Als daraufhin der Markt für Omo Power in den Niederlanden zusammenbrach, startete Unilever schleunigst eine Gegenkampagne, in der die Firma extreme Bedingungen bei der Anwendung ihres Produktes für die Schäden an den Textilien verantwortlich machte; bei entsprechender Kombination von Stoffarten und Flecken ließen sich mit jedem beliebigen Waschmittel Löcher erzeugen. Zugleich aber wurde der Gehalt von Omo Power an bleichaktiven Substanzen reduziert und dies abwiegelnd als "normale Feinabstimmung" bei der Einführung eines neuen Produkts bezeichnet. Zudem gab Unilover eigene Untersuchungen in Auftrag, bei denen nach 15- bis 25-maligem Waschen keine sichtbaren Zerstörungen durch das modifizierte Waschmittel festgestellt werden konnten.

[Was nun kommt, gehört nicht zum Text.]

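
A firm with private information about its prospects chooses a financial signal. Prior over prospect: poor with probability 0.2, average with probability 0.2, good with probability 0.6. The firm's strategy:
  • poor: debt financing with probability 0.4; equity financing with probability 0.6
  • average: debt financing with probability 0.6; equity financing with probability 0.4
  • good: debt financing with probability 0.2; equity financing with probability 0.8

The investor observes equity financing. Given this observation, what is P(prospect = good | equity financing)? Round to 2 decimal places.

P(equity financing) = 0.2·0.6 + 0.2·0.4 + 0.6·0.8 = 0.68
P(good | equity financing) = (0.6·0.8) / 0.68 = 0.48 / 0.68 = 0.705882

0.71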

Inzwischen haben Mitarbeiter von Unilever in einer Fachveröffentlichung auch aufgedeckt, welche Katalysatoren hinter dem bei niedriger Temperatur aktiven Bleichmittel stecken ("Nature", Band 369, Seite 637). Demnach handelt es sich um Mangankomplexe mit Abkömmlingen von heterozyklischen Stickstoff-triaza-cyclo-nonan-Verbindungen als Liganden. Obwohl noch unbekannt ist, wie sie wirken, besteht wohl kein Zweifel, daß sie die Aktivität von Wasserstoffperoxid steigern. Teeflecken etwa werden bis zu dreimal besser entfernt als mit herkömmlichen Mixturen, die derzeit in Deutschland als Waschmittel zu haben sind.
Unklar ist allerdings auch noch, wo das Mangan aus dem Waschmittel endet. Auf dem Stoff bleibt es nicht hängen; denn sonst befände sich dort anstelle des Teerests am Ende vermutlich ein Braunstein-Fleck. Möglicherweise wird es von dem Zeolith gebunden, der dem Waschmittel als Weichmacher zum Eliminieren von Calcium-Ionen beigesetzt ist. In diesem Falle würde es in den Niederschlag im Abwasser wandern. Die Firma zumindest versicherte in einer Presseerklärung lakonisch, daß das Mangan "nicht in einer Form in die Umwelt abgegeben wird, die schädlich sein könnte".